Question

prove that (secA-cosA)(cotA+tanA)=tanA.secA​

Answer 1

$\red\bigstar$ Explanation $\red\bigstar$

$\leadsto$ Given:-

LHS:-

(secA-cosA)(cotA+tanA)

($\dfrac{1}{cosA}$ - cosA)($\dfrac{cosA}{sinA}$ + $\dfrac{sinA}{cosA}$)

($\dfrac{(1-cos²A)}{cosA}$)($\dfrac{(sin²A + cos²A)}{sinAcosA}$)

We know that

sin²A + cos²A = 1

Therefore,

sin²A = 1 - cos²A

($\dfrac{(sin²A)}{cosA}$)($\dfrac{1}{sinAcosA}$)

($\dfrac{(sinA)}{cosA}$)($\dfrac{1}{cosA}$)

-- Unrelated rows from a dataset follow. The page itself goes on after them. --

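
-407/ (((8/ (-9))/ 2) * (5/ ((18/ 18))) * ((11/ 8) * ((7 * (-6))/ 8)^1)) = -888/ 35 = -25.37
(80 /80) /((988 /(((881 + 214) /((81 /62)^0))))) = 1095 /988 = 1.11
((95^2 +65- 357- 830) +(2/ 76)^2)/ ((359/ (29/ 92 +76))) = 3483616591/ 2073584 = 1680.00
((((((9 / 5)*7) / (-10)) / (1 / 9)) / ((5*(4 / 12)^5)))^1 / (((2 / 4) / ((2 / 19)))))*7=-1928934 / 2375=-812.18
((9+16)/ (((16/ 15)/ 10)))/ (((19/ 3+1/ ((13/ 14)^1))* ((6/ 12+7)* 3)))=1625/ 1156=1.41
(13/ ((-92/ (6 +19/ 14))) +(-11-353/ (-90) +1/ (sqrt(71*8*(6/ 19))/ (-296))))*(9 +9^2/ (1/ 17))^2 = -47384568*sqrt(4047)/ 71-3586491909/ 230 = -58050039.85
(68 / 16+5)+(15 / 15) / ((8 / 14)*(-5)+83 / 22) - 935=-521507 / 564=-924.66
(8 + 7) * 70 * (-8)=-8400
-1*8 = -8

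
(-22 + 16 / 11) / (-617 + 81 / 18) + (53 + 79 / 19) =14642438 / 256025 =57.19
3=3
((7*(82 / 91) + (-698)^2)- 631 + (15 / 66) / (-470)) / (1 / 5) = 65405990475 / 26884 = 2432896.54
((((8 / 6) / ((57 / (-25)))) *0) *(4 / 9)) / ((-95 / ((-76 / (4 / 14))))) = 0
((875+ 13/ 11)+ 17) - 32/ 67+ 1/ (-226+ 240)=9211659/ 10318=892.78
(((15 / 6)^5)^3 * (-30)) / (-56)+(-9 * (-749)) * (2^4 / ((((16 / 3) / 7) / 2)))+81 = 717603557187 / 917504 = 782125.81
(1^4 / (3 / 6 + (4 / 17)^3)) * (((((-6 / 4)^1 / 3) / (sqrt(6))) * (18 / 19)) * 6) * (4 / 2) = -176868 * sqrt(6) / 95779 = -4.52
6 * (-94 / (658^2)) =-3 / 2303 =-0.00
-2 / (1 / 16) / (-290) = 16 / 145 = 0.11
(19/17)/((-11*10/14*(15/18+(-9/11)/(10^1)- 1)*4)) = 399/2788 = 0.14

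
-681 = -681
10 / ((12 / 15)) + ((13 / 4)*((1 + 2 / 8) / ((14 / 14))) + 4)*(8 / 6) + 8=125 / 4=31.25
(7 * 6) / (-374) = -21 / 187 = -0.11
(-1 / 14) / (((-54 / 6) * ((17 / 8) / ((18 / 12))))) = 2 / 357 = 0.01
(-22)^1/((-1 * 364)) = 0.06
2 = 2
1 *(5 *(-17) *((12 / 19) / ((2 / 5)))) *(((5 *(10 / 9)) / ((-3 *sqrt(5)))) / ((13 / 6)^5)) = 7344000 *sqrt(5) / 7054567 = 2.33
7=7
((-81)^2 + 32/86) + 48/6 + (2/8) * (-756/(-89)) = 25149114/3827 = 6571.50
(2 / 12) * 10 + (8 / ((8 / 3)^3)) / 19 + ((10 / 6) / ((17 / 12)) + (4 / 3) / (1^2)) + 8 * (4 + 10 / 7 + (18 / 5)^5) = 2208961423601 / 452200000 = 4884.92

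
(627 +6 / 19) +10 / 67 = 627.47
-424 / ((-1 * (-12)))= -106 / 3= -35.33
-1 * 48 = -48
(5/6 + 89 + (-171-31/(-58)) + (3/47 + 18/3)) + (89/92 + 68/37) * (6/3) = -479910959/6959478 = -68.96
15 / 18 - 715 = -4285 / 6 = -714.17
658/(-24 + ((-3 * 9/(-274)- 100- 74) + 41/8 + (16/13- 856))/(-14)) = 131252576/9796151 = 13.40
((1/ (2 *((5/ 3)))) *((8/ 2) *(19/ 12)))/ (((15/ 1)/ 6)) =19/ 25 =0.76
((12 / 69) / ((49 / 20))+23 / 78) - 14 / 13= -62507 / 87906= -0.71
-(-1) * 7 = 7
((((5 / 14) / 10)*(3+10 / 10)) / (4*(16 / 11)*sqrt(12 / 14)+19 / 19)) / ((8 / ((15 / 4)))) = -1815 / 759328+330*sqrt(42) / 166103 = 0.01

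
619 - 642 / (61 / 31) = 17857 / 61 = 292.74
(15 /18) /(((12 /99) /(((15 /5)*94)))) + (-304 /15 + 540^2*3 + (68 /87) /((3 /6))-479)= 508219807 /580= 876241.05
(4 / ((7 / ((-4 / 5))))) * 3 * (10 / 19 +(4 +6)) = -1920 / 133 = -14.44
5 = 5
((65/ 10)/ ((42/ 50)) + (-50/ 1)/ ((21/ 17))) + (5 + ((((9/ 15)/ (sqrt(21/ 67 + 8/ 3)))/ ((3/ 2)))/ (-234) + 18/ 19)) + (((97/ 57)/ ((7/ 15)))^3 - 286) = -3730793473/ 14115822 - sqrt(120399)/ 350415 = -264.30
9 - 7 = 2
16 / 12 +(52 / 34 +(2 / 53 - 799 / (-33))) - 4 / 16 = 1064941 / 39644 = 26.86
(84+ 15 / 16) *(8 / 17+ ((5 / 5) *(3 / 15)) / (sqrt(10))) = 45.34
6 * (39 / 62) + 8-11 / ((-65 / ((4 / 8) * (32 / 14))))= 11.97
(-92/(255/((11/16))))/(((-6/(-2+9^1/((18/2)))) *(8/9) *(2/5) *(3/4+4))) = -253/10336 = -0.02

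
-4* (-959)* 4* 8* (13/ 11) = 1595776/ 11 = 145070.55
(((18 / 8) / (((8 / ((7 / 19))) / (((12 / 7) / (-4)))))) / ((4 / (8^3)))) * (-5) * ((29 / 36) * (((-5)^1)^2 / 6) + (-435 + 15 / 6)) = -463475 / 38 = -12196.71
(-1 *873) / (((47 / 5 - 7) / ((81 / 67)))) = -439.76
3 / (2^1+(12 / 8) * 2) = 3 / 5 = 0.60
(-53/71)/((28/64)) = -848/497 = -1.71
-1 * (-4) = 4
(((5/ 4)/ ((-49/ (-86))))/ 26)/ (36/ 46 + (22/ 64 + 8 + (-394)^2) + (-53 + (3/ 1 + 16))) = 39560/ 72767942793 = 0.00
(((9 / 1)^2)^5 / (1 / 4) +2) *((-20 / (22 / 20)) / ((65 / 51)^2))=-290212039305648 / 1859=-156111909255.32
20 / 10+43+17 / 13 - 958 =-11852 / 13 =-911.69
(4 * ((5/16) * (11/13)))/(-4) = -55/208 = -0.26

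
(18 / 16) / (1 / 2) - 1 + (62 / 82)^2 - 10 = -54991 / 6724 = -8.18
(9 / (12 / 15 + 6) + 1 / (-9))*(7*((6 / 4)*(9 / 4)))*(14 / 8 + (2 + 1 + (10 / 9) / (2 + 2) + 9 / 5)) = 3191713 / 16320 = 195.57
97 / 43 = 2.26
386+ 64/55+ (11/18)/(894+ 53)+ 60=419229929/937530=447.16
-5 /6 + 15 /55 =-37 /66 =-0.56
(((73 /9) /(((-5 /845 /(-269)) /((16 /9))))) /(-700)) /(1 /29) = -384963748 /14175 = -27157.94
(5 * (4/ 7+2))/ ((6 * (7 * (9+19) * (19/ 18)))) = 135/ 13034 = 0.01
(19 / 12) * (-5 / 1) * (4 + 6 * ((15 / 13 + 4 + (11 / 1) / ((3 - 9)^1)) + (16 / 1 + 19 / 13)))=-1018.81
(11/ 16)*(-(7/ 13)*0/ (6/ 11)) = 0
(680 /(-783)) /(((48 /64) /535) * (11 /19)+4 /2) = -27648800 /63699399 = -0.43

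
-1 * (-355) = 355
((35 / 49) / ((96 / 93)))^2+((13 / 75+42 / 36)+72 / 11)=115413531 / 13798400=8.36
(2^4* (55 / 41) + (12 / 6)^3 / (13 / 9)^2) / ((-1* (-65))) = 175288 / 450385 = 0.39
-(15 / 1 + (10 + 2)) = -27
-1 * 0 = 0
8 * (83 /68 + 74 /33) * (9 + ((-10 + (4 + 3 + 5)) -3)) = 124336 /561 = 221.63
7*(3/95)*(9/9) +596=56641/95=596.22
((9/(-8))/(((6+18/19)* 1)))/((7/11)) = -0.25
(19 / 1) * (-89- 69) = -3002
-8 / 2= -4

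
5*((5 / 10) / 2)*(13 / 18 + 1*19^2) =32555 / 72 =452.15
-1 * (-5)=5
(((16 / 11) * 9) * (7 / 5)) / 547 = 1008 / 30085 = 0.03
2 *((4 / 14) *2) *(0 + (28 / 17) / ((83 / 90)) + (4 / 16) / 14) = 142531 / 69139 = 2.06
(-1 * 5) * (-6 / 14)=15 / 7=2.14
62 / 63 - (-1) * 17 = 1133 / 63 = 17.98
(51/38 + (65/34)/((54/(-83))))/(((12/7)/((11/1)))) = -4287899/418608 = -10.24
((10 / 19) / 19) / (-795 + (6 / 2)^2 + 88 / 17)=-85 / 2395957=-0.00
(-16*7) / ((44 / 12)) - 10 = -446 / 11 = -40.55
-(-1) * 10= 10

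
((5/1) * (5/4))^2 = 625/16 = 39.06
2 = 2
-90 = -90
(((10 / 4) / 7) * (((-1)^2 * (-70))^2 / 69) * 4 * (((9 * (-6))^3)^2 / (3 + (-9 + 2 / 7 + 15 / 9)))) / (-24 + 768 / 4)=-1446369825600 / 391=-3699155564.19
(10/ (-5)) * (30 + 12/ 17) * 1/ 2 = -522/ 17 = -30.71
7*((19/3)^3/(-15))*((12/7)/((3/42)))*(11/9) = -4225144/1215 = -3477.48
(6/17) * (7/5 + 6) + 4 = 562/85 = 6.61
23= 23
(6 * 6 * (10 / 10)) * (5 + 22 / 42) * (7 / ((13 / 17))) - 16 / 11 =260096 / 143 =1818.85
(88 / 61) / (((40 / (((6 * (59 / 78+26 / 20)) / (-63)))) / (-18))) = 17644 / 138775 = 0.13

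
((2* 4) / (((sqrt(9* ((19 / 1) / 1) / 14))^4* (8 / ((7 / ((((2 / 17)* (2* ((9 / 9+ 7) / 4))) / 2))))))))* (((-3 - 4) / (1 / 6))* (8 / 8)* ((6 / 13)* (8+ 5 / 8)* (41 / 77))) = -5498633 / 309738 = -17.75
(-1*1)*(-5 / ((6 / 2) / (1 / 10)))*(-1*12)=-2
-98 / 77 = -1.27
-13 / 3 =-4.33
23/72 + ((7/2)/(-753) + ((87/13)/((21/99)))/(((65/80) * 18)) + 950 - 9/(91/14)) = 20333465095/21379176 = 951.09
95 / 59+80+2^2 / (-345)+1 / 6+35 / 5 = 3613633 / 40710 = 88.77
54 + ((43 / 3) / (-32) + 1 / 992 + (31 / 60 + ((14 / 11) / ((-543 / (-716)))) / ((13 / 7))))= 10586203997 / 192569520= 54.97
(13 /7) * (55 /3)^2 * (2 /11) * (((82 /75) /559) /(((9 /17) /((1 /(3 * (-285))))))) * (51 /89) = -521356 /1855272195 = -0.00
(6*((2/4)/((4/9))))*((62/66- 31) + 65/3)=-2493/44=-56.66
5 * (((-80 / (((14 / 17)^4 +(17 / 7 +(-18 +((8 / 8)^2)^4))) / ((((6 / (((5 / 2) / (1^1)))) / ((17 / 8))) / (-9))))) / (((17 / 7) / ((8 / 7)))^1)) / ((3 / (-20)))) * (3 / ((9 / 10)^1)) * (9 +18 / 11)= 10772070400 / 27225759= 395.66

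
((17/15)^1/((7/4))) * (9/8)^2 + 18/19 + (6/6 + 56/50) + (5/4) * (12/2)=605789/53200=11.39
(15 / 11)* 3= 45 / 11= 4.09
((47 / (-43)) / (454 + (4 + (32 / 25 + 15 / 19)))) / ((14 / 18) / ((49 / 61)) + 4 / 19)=-3817575 / 1894150387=-0.00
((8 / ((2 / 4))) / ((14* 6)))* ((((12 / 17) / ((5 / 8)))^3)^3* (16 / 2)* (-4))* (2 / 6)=-9849372385059274752 / 1621318623982421875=-6.07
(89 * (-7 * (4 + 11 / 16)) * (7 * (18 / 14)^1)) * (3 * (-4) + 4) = 420525 / 2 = 210262.50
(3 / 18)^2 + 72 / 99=299 / 396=0.76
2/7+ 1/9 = 25/63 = 0.40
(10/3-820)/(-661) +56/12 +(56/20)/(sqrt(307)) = 14*sqrt(307)/1535 +11704/1983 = 6.06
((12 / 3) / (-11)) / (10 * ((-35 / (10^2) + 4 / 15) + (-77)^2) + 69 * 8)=-24 / 3949517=-0.00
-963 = -963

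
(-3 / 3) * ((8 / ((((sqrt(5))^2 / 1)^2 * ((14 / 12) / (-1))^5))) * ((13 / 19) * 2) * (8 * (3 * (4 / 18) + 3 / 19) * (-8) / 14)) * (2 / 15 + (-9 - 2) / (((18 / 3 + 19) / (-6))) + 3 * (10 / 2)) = -13.57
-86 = -86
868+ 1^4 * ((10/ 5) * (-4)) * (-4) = 900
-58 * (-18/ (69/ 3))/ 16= 261/ 92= 2.84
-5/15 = -1/3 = -0.33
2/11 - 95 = -1043/11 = -94.82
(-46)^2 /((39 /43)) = 90988 /39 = 2333.03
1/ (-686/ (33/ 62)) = -33/ 42532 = -0.00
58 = 58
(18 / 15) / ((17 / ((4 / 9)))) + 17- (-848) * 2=436823 / 255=1713.03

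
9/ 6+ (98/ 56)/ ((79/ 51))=831/ 316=2.63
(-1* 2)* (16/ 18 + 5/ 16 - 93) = 13219/ 72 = 183.60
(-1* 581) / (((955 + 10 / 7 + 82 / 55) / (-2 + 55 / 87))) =26618515 / 32085513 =0.83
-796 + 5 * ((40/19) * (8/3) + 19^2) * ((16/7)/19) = -4362716/7581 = -575.48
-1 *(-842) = 842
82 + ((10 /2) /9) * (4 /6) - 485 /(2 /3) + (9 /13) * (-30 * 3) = -496621 /702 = -707.44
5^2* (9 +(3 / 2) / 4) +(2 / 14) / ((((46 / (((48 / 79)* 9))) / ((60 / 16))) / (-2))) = 23835165 / 101752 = 234.25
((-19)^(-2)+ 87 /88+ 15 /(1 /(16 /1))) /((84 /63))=22967445 /127072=180.74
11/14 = 0.79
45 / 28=1.61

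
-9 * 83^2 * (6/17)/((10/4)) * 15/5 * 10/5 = -4464072/85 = -52518.49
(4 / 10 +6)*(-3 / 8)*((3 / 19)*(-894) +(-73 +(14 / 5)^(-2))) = 2391147 / 4655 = 513.67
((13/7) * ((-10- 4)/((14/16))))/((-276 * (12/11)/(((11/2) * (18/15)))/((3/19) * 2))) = 3146/15295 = 0.21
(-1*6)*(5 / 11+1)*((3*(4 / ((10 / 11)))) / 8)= -72 / 5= -14.40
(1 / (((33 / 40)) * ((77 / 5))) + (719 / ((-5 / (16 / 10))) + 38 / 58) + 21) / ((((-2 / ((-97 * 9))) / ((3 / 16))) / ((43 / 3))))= -1200686253891 / 4912600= -244409.53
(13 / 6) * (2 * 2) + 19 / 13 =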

We know that tanA = $\dfrac{(sinA)}{cosA}$

We also know that secA = $\dfrac{1}{cosA}$

LHS = RHS

Therefore,

(secA - cosA)(cotA + tanA) = tanA.secA

$\leadsto$ Formulas related to Trigonometry:-

tanA = $\dfrac{sinA}{cosA}$

cotA = $\dfrac{cosA}{sinA}$

cotA = $\dfrac{1}{tanA}$

secA = $\dfrac{1}{cosA}$

cosecA = $\dfrac{1}{sinA}$

sin²A + cos²A = 1

1 + tan²A = sec²A

1 + cot²A = cosec²A

sin(A + B) = sinAcosB + cosAsinB

sin(A - B) = sinAcosB - cosAsinB

cos(A + B) = cosAcosB - sinAsinB

cos(A - B) = cosAcosB + sinAsinB

tan(A + B) = $\dfrac{(tanA + tanB)}{1 - tanAtanB}$

tan(A - B) = $\dfrac{(tanA - tanB)}{1 + tanAtanB}$

cot(A + B) = $\dfrac{(cotAcotB - 1)}{(cotA + cotB)}$

cot(A - B) = $\dfrac{(cotAcotB + 1)}{(cotA - cotB)}$

sin2A = 2sinAcosA

cos2A = cos²A - sin²A

tan2A = $\dfrac{2tanA}{1 - tan²A}$

cot2A = $\dfrac{(cot²A - 1)}{2cotA}$

sin3A = 3sinA - 4sin³A

cos3A = 4cos³A - 3cosA

tan3A = $\dfrac{3tanA - tan³A}{1 - 3tan²A}$